Gesprokkeld in de Hagelandse vallei
Op waarnemingen.be kan men alle mogelijke natuurobservaties kwijt. Elke waarneming, hoe onbeduidend ook, draagt bij tot een geweldige verzameling aan gegevens over wat er leeft en beweegt in onze gemeente. In deze rubriek worden enkele opvallende waarnemingen nader toegelicht.
Onderstaande soorten werden waargenomen gedurende de afgelopen maanden en zijn erg algemeen. Toch zie je ze niet bij een eerste oogopslag. De aandachtige waarnemer weet ze echter wel te vinden.
2023_nr_1_gesprokkeld_in_de_hagelandse_vallei_-_1.jpg

Zwartkop (Sylvia atricapilla)
Met een lengte van 13,5 tot 15 cm en een gewicht van 14 tot 20g, is de zwartkop een van de kleinere vogeltjes maar wel nog groter dan bv het winterkoninkje en zelfs tweemaal zo zwaar als het goudhaantje.
De naam verklapt zijn belangrijkste herkenbaarheid: het bovenste gedeelte van de kop is pikzwart. Tenminste bij de mannetjes is dat zo. Wijfjes hebben een eerder karamelkleurige bovenkruin.
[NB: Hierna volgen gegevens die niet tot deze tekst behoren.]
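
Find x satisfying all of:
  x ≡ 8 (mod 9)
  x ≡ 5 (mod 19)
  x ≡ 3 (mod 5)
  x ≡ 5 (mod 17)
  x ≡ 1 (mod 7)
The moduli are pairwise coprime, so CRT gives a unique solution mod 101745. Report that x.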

De zwartkop is een algemeen voorkomende vogel, het habitat is erg verscheiden gaande van landelijke gebieden tot een stedelijke omgeving. Eveneens in grote tuinen die bomen en struiken bevatten, voelt de soort zich thuis. Een meidoornhaag verdient zeker een nadere inspectie, een prikkende afrader voor rondsluipende katten en andere belagers af om naderbij te klimmen. Ruige hoeken in steden kunnen deze zanger ook bekoren.
Het mannetje bouwt doorgaans een aantal ruwe ‘aanzetten’, waaruit het vrouwtje haar keuze maakt. Het geselecteerde nest wordt dan door beide vogels verder afgewerkt. Zwartkoppen zijn monogaam maar de paarband houdt meestal niet langer dan één broedseizoen stand.
De zwartkop eet tijdens het broedseizoen vooral insecten. Daarmee worden ook de jongen gevoed. Buiten het broedseizoen staan in hoofdzaak bessen en andere vruchten op het menu. Het koppel heeft 1 legsel per broedseizoen, in perfecte omstandigheden soms 2.
Omwille van zijn uitmuntende zangcapaciteiten, wordt de zwartkop ook wel de maartse nachtegaal genoemd, aangezien het een van de eerste trekvogels is die terugkeert naar onze contreien. Die zangkunsten deed vroeger heel wat exemplaren in een kooitje belanden. Dat is nu gelukkig niet meer het geval.
De najaarstrek vindt plaats van augustus tot eind oktober.
De vogels overwinteren in Zuid-Europese landen zoals Spanje of Noord-Afrika (Marokko).
Om onze talenkennis wat aan te scherpen, nog enkele vertalingen:
Frans: fauvette à tête noire
Engels: Eurasian Blackcap
Duits: Mönchsgrasmücke
Speenkruid (Ranunculus ficaria)
Dit plantje is een van de vroegste voorjaarsbloeiers. Vanaf maart komt het op verschillende groeiplaatsen voor maar wel op vochtige plaatsen en liefst in de schaduw.
Graven we een plantje uit, dan zien we tussen de wortels een groot aantal bruinwitte vijgvormige knolletjes. Dit zijn de wortelknolletjes – ook wel wortelbroed genoemd – waarmee de plant de winter overleeft. De vermeerdering geschiedt ook vooral door middel van deze knolletjes. Waar hij zich goed voelt, gaat de vermeerdering snel en kan deze soort massaal aanwezig zijn als een kamerbreed tapijt van groenglanzende ronde blaadjes en felgele bloemen.
Na enkele weken trekt deze kleine voorjaarsbode zich terug, de bloemen verdwijnen, de bladeren vergelen en verdorren en al snel is er bovengronds niets meer van te merken.
Vroeger werd de plant medicinaal toegepast (en heeft z’n naam niet gestolen): de wortels werden geperst, vermengd met wijn en het ontstane brouwsel werd gebruikt als een soort lotion tegen aambeien.
De geslachtsnaam Ranunculus is afgeleid van het Latijnse rana (kikker) en geeft aan dat de soort het best gedijt in vochtige omstandigheden.
Speenkruid is erg algemeen in Europa en West-Azië.